[Samba] Re: Severe problem with Samba

Jeremy Allison jra at samba.org
Wed Feb 6 21:45:03 GMT 2002

On Wed, Feb 06, 2002 at 01:05:41PM -0000, Martin Rootes wrote:
> Jeremy,
> 	further to this e-mail, last wednesday evening (30/01/02) we moved the Samba service to a 
> more powerful machine (a dual 750MHz processor V880, running Solaris 2.8), running the 2.2.3-
> CVS version that I'd downloaded around the 18/12/01. At first everything seemed OK and was 
> running smoothly, however this was during an 'inter semester gap', and so not much real work 
> was going on. Then on Monday (04/02/02), when the students started work again all hell broke 
> loose. We were seeing the same symptoms as previously described but happening far more 
> often . I had to stop and restart Samba about 4 or 5 times to clear the processes out, after re-
> starting the service would be OK for about half an hour and then we'd start getting the build up 
> again. I attempted various configuration changes, removing quota support, removing strict 
> locking (not sure why that was set anyway), setting keepalives to 30, all to no avail. Eventually I 
> compiled and re-installed an old version of Samba (2.0.7) that we had been using successfully in 
> the past and started up the service using this. Since then we have not had any problems, 
> yesterday the number of connections peaked at about 1140, the load on the server being a very 
> respectable 0.4. 

What I really need to see is what the processes are doing when the system is in
this state. So far you are the only site reporting this provlem with the 2.2.3
codebase, and there are several using the 2.2.3 code for just this (Solaris)

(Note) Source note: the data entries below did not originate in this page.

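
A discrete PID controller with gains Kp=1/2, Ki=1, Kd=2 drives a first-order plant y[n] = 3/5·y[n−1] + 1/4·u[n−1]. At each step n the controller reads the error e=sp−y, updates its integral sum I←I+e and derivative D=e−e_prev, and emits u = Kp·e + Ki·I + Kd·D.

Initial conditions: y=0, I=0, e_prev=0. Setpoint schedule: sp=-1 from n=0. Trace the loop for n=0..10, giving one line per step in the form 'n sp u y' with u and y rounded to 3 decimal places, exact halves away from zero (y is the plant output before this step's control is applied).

0 -1 -3.500 0.000
1 -1 0.563 -0.875
2 -1 -3.030 -0.384
3 -1 -0.551 -0.988
4 -1 -2.671 -0.731
5 -1 -1.111 -1.106
6 -1 -2.333 -0.942
7 -1 -1.339 -1.148
8 -1 -2.040 -1.024
9 -1 -1.415 -1.124
10 -1 -1.828 -1.028

(exact arithmetic carried between steps; '≈' marks a value shown rounded to 6 d.p. or computed from one; I and e_prev carry over from the previous line; the table rounds u and y to 3 d.p., halves away from zero)
n=0: y=0, sp=-1, e=sp−y=-1; I=-1, D=e−e_prev=-1; u=1/2·(-1)+1·(-1)+2·(-1)=-3.5; next y=3/5·0+1/4·(-3.5)=-0.875
n=1: y=-0.875, sp=-1, e=sp−y=-0.125; I=-1.125, D=e−e_prev=0.875; u=1/2·(-0.125)+1·(-1.125)+2·0.875=0.5625; next y=3/5·(-0.875)+1/4·0.5625=-0.384375
n=2: y=-0.384375, sp=-1, e=sp−y=-0.615625; I=-1.740625, D=e−e_prev=-0.490625; u=1/2·(-0.615625)+1·(-1.740625)+2·(-0.490625)≈-3.029688; next y=3/5·(-0.384375)+1/4·(-3.029688)≈-0.988047
n=3: y≈-0.988047, sp=-1, e=sp−y≈-0.011953; I≈-1.752578, D=e−e_prev≈0.603672; u=1/2·(-0.011953)+1·(-1.752578)+2·0.603672≈-0.551211; next y=3/5·(-0.988047)+1/4·(-0.551211)≈-0.730631
n=4: y≈-0.730631, sp=-1, e=sp−y≈-0.269369; I≈-2.021947, D=e−e_prev≈-0.257416; u=1/2·(-0.269369)+1·(-2.021947)+2·(-0.257416)≈-2.671464; next y=3/5·(-0.730631)+1/4·(-2.671464)≈-1.106244
n=5: y≈-1.106244, sp=-1, e=sp−y≈0.106244; I≈-1.915703, D=e−e_prev≈0.375614; u=1/2·0.106244+1·(-1.915703)+2·0.375614≈-1.111353; next y=3/5·(-1.106244)+1/4·(-1.111353)≈-0.941585
n=6: y≈-0.941585, sp=-1, e=sp−y≈-0.058415; I≈-1.974118, D=e−e_prev≈-0.164659; u=1/2·(-0.058415)+1·(-1.974118)+2·(-0.164659)≈-2.332644; next y=3/5·(-0.941585)+1/4·(-2.332644)≈-1.148112
n=7: y≈-1.148112, sp=-1, e=sp−y≈0.148112; I≈-1.826006, D=e−e_prev≈0.206527; u=1/2·0.148112+1·(-1.826006)+2·0.206527≈-1.338896; next y=3/5·(-1.148112)+1/4·(-1.338896)≈-1.023591
n=8: y≈-1.023591, sp=-1, e=sp−y≈0.023591; I≈-1.802415, D=e−e_prev≈-0.124521; u=1/2·0.023591+1·(-1.802415)+2·(-0.124521)≈-2.039661; next y=3/5·(-1.023591)+1/4·(-2.039661)≈-1.124070
n=9: y≈-1.124070, sp=-1, e=sp−y≈0.124070; I≈-1.678345, D=e−e_prev≈0.100479; u=1/2·0.124070+1·(-1.678345)+2·0.100479≈-1.415352; next y=3/5·(-1.124070)+1/4·(-1.415352)≈-1.028280
n=10: y≈-1.028280, sp=-1, e=sp−y≈0.028280; I≈-1.650065, D=e−e_prev≈-0.095790; u=1/2·0.028280+1·(-1.650065)+2·(-0.095790)≈-1.827505; next y=3/5·(-1.028280)+1/4·(-1.827505)≈-1.073844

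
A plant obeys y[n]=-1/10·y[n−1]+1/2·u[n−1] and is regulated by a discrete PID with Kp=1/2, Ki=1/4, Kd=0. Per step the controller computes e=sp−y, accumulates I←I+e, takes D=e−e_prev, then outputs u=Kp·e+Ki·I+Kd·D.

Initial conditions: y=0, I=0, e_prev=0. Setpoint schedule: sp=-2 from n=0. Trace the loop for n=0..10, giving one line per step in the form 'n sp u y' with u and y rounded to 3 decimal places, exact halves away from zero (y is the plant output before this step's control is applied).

0 -2 -1.500 0.000
1 -2 -1.438 -0.750
2 -2 -1.830 -0.644
3 -2 -2.014 -0.850
4 -2 -2.248 -0.922
5 -2 -2.435 -1.032
6 -2 -2.615 -1.114
7 -2 -2.775 -1.196
8 -2 -2.922 -1.268
9 -2 -3.055 -1.334
10 -2 -3.177 -1.394

(exact arithmetic carried between steps; '≈' marks a value shown rounded to 6 d.p. or computed from one; I and e_prev carry over from the previous line; the table rounds u and y to 3 d.p., halves away from zero)
n=0: y=0, sp=-2, e=sp−y=-2; I=-2, D=e−e_prev=-2; u=1/2·(-2)+1/4·(-2)+0·(-2)=-1.5; next y=-1/10·0+1/2·(-1.5)=-0.75
n=1: y=-0.75, sp=-2, e=sp−y=-1.25; I=-3.25, D=e−e_prev=0.75; u=1/2·(-1.25)+1/4·(-3.25)+0·0.75=-1.4375; next y=-1/10·(-0.75)+1/2·(-1.4375)=-0.64375
n=2: y=-0.64375, sp=-2, e=sp−y=-1.35625; I=-4.60625, D=e−e_prev=-0.10625; u=1/2·(-1.35625)+1/4·(-4.60625)+0·(-0.10625)≈-1.829688; next y=-1/10·(-0.64375)+1/2·(-1.829688)≈-0.850469
n=3: y≈-0.850469, sp=-2, e=sp−y≈-1.149531; I≈-5.755781, D=e−e_prev≈0.206719; u=1/2·(-1.149531)+1/4·(-5.755781)+0·0.206719≈-2.013711; next y=-1/10·(-0.850469)+1/2·(-2.013711)≈-0.921809
n=4: y≈-0.921809, sp=-2, e=sp−y≈-1.078191; I≈-6.833973, D=e−e_prev≈0.071340; u=1/2·(-1.078191)+1/4·(-6.833973)+0·0.071340≈-2.247589; next y=-1/10·(-0.921809)+1/2·(-2.247589)≈-1.031614
n=5: y≈-1.031614, sp=-2, e=sp−y≈-0.968386; I≈-7.802359, D=e−e_prev≈0.109805; u=1/2·(-0.968386)+1/4·(-7.802359)+0·0.109805≈-2.434783; next y=-1/10·(-1.031614)+1/2·(-2.434783)≈-1.114230
n=6: y≈-1.114230, sp=-2, e=sp−y≈-0.885770; I≈-8.688129, D=e−e_prev≈0.082617; u=1/2·(-0.885770)+1/4·(-8.688129)+0·0.082617≈-2.614917; next y=-1/10·(-1.114230)+1/2·(-2.614917)≈-1.196036
n=7: y≈-1.196036, sp=-2, e=sp−y≈-0.803964; I≈-9.492093, D=e−e_prev≈0.081805; u=1/2·(-0.803964)+1/4·(-9.492093)+0·0.081805≈-2.775006; next y=-1/10·(-1.196036)+1/2·(-2.775006)≈-1.267899
n=8: y≈-1.267899, sp=-2, e=sp−y≈-0.732101; I≈-10.224194, D=e−e_prev≈0.071864; u=1/2·(-0.732101)+1/4·(-10.224194)+0·0.071864≈-2.922099; next y=-1/10·(-1.267899)+1/2·(-2.922099)≈-1.334260
n=9: y≈-1.334260, sp=-2, e=sp−y≈-0.665740; I≈-10.889935, D=e−e_prev≈0.066360; u=1/2·(-0.665740)+1/4·(-10.889935)+0·0.066360≈-3.055354; next y=-1/10·(-1.334260)+1/2·(-3.055354)≈-1.394251
n=10: y≈-1.394251, sp=-2, e=sp−y≈-0.605749; I≈-11.495684, D=e−e_prev≈0.059991; u=1/2·(-0.605749)+1/4·(-11.495684)+0·0.059991≈-3.176795; next y=-1/10·(-1.394251)+1/2·(-3.176795)≈-1.448973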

DaveCB, can you get some resources assigned to look into this, as we need
to know why Solaris seems to be prone to this problem (could just be the 
fact Solaris is running larger sites, but I don't think so - I know IBM and
HP also have similarly sized large Samba sites and no such problems have
been reported).

When you talk about "the samba symptoms" does this mean run away fcntl
calls ? The 2.2.3 codebase now avoids any traversals of tdb's that could
cause this problem.

> 	I noticed on the Samba pages that version 2.2.3 has now been officially released, has there 
> been any changes to this version since December 18? Is there a known problem with any of the 
> versions post 2.0.7 that might explain these symptoms? Is it simply that each version requires 
> more resources and so increases load on the system to a point that normal operation breaks 
> down?

Unlikely. We need more data on what the system is doing when it
gets into this state. I'm BCC:ing my old friend Andy Bowers at Sun UK
to see if he has any ideas.

> 	Finally, I've just noticed today that you'll actually be in Sheffield on the 21/02/02 for a Linux 
> seminar at Hilsborough and then later this very establishment! I would really appreciate it if we 
> could get together for a chat about the problems we are experiencing, would it be possible to get 
> an hour or so of your time on that day?

I'm love to help out with this problem - *Especially* for a Sheffiled
University. See my other message on my current commitments over this period.